The German economy has been pumping out positive figures. Yesterday it announced that unemployment fell to a 19-year low and vacancies shot up by 15,000 since January. Rising Portuguese bond yields and periphery woes seem to have shrunk from the market’s attention. This has worked rather nicely for the euro. It has been edging upwards or holding steady for the last few weeks (see chart).
But traders know all good things come to an end. How much longer can they bank on Germany pulling the euro through?
GERMAN WILLING
Duncan Higgins of Caxton FX says: “It seems less of case of whether Germany is strong enough to pull Europe through, and more a case of whether Germany is willing.” The German public gave their chancellor’s party a kicking at the recent regional elections for her soft approach to their ailing neighbours.

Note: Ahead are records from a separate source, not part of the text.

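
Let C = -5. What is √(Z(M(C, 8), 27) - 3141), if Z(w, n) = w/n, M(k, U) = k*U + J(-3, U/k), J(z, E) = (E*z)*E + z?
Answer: I*√6364326/45 ≈ 56.061*I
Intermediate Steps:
J(z, E) = z + z*E² (J(z, E) = z*E² + z = z + z*E²)
M(k, U) = -3 + U*k - 3*U²/k² (M(k, U) = k*U - 3*(1 + (U/k)²) = U*k - 3*(1 + U²/k²) = U*k + (-3 - 3*U²/k²) = -3 + U*k - 3*U²/k²)
√(Z(M(C, 8), 27) - 3141) = √((-3 + 8*(-5) - 3*8²/(-5)²)/27 - 3141) = √((-3 - 40 - 3*64*1/25)*(1/27) - 3141) = √((-3 - 40 - 192/25)*(1/27) - 3141) = √(-1267/25*1/27 - 3141) = √(-1267/675 - 3141) = √(-2121442/675) = I*√6364326/45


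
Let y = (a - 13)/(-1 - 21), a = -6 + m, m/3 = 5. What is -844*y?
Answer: -1688/11 ≈ -153.45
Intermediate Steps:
m = 15 (m = 3*5 = 15)
a = 9 (a = -6 + 15 = 9)
y = 2/11 (y = (9 - 13)/(-1 - 21) = -4/(-22) = -4*(-1/22) = 2/11 ≈ 0.18182)
-844*y = -844*2/11 = -1688/11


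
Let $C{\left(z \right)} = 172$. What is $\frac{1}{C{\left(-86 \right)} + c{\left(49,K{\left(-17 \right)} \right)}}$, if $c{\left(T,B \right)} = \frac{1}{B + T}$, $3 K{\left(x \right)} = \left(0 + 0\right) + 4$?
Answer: $\frac{151}{25975} \approx 0.0058133$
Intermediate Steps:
$K{\left(x \right)} = \frac{4}{3}$ ($K{\left(x \right)} = \frac{\left(0 + 0\right) + 4}{3} = \frac{0 + 4}{3} = \frac{1}{3} \cdot 4 = \frac{4}{3}$)
$\frac{1}{C{\left(-86 \right)} + c{\left(49,K{\left(-17 \right)} \right)}} = \frac{1}{172 + \frac{1}{\frac{4}{3} + 49}} = \frac{1}{172 + \frac{1}{\frac{151}{3}}} = \frac{1}{172 + \frac{3}{151}} = \frac{1}{\frac{25975}{151}} = \frac{151}{25975}$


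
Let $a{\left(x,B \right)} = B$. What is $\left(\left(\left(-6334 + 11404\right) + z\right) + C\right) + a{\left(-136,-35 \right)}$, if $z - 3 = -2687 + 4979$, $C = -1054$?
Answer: $6276$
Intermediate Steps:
$z = 2295$ ($z = 3 + \left(-2687 + 4979\right) = 3 + 2292 = 2295$)
$\left(\left(\left(-6334 + 11404\right) + z\right) + C\right) + a{\left(-136,-35 \right)} = \left(\left(\left(-6334 + 11404\right) + 2295\right) - 1054\right) - 35 = \left(\left(5070 + 2295\right) - 1054\right) - 35 = \left(7365 - 1054\right) - 35 = 6311 - 35 = 6276$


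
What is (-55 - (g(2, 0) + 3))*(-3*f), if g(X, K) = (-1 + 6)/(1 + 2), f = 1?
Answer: 179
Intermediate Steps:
g(X, K) = 5/3
(-55 - (g(2, 0) + 3))*(-3*f) = (-55 - (5/3 + 3))*(-3) = (-55 - 1*14/3)*(-1*3) = (-55 - 14/3)*(-3) = -179/3*(-3) = 179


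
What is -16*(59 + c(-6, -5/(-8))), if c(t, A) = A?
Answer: -954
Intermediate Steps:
-16*(59 + c(-6, -5/(-8))) = -16*(59 - 5/(-8)) = -16*(59 - 5*(-⅛)) = -16*(59 + 5/8) = -16*477/8 = -954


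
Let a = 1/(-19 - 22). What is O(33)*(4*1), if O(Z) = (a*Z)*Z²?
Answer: -143748/41 ≈ -3506.0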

Any measures proposing to redistribute German funds to shore up weaker economies will now be far trickier to push through. Market doubts about the whole of the Eurozone economy could send the euro tumbling.
MIDDLE EAST RISK
But until those big decisions edge closer, Michael Hewson of CMC Markets thinks the euro will be remain steady: “If the Middle East situation does not escalate any further, the euro will stay range bound against the dollar. It hasn’t been acting as the world’s safe haven just yet.”
Traders have so far been diversifying Middle Eastern risk through currency investments into Swiss francs and the Canadian dollar. This may change, believes Hewson, if the political situation worsens.
Simon Derrick, a managing director at the Bank of New York Mellon, has a similar view, but thinks that we are reliving last September’s euro story.
He explains: “The market totally ignored the fact that Ireland was heading towards a crisis. It wasn’t until it reached a sort of tipping point that the euro suffered.” Likewise, he rapidly rising Portuguese bond yields have sunk in importance in the media.
Euro traders should therefore expect the German strongman to deliver stability for a while longer. Only an escalation of the Middle East crisis and a German backlash at the March EU summit stand in his way.